También cuando el artista invoca a la belleza representando su ausencia aparente, como en el arte deliberadamente feo, hay una denuncia de la maldad y la imperfección del mundo. Algunas escenas de la lidia (no digamos de los festejos taurinos populares) podrían ser una muestra de este arte de lo grotesco y feo, si “representaran” (por ejemplo) el dolor y el sacrificio de la bestia como medio para la belleza victoriosa del héroe. Pero los festejos taurinos no representan ese sacrificio, lo perpetran realmente, porque carecen de la naturaleza puramente representativa que caracteriza al arte.
La tauromaquia dista de ser arte (aunque lo parezca) porque quiere “representar” lo ideal haciendo lo opuesto: infringiendo “realmente” dolor a un ser inocente. Es como si en una obra teatral matáramos realmente al actor que hace de villano. En los toros no se representa el mal (la bestialidad representada a través del toro y la violencia de la lucha) como parte del argumento conducente al triunfo ideal del bien (la dominación de lo bestial e irracional), sino que se comete ostentosamente el mal (la bestialidad de matar al toro – y de exponer a la muerte al torero – ) como si no se pudiera entender el argumento de otra forma. El toreo está más cerca del ajusticiamiento público y del ritual bárbaro – relativamente estilizados – que del arte. Por eso está destinado a extinguirse en su forma actual, tal como se han ido extinguiendo los ajusticiamientos públicos y los rituales más primarios.

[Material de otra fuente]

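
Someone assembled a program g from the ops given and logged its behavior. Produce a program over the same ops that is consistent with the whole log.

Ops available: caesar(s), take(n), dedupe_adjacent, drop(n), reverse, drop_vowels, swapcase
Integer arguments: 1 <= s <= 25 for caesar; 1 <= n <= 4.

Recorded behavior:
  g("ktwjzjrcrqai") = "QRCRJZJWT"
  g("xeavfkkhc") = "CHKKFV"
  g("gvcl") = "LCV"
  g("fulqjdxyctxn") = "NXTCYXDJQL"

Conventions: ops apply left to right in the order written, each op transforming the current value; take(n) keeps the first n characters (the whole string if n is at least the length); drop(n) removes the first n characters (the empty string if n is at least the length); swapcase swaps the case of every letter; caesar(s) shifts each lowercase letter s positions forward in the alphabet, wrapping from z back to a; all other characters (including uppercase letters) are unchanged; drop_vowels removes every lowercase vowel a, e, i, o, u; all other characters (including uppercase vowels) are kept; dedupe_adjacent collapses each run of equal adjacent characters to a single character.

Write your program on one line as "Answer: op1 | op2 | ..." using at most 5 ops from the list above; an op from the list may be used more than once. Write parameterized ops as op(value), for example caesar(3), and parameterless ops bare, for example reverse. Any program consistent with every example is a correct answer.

drop(1) | drop_vowels | swapcase | reverse

Check, running the answer program on each example:
  "ktwjzjrcrqai" -> "twjzjrcrqai" -> "twjzjrcrq" -> "TWJZJRCRQ" -> "QRCRJZJWT"
  "xeavfkkhc" -> "eavfkkhc" -> "vfkkhc" -> "VFKKHC" -> "CHKKFV"
  "gvcl" -> "vcl" -> "vcl" -> "VCL" -> "LCV"
  "fulqjdxyctxn" -> "ulqjdxyctxn" -> "lqjdxyctxn" -> "LQJDXYCTXN" -> "NXTCYXDJQL"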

En cincuenta o cien años el toreo será un recuerdo, idealizado por los versos de Lorca o las pinturas de Picasso. Y nadie querrá, en serio, que sea nada más. Tal como nadie quiere que existan de verdad los bandoleros o los antropófagos, más allá del escenario de las novelas de aventuras. Esperemos que no tenga que correr mucha más sangre antes de llegar a ese final inevitable.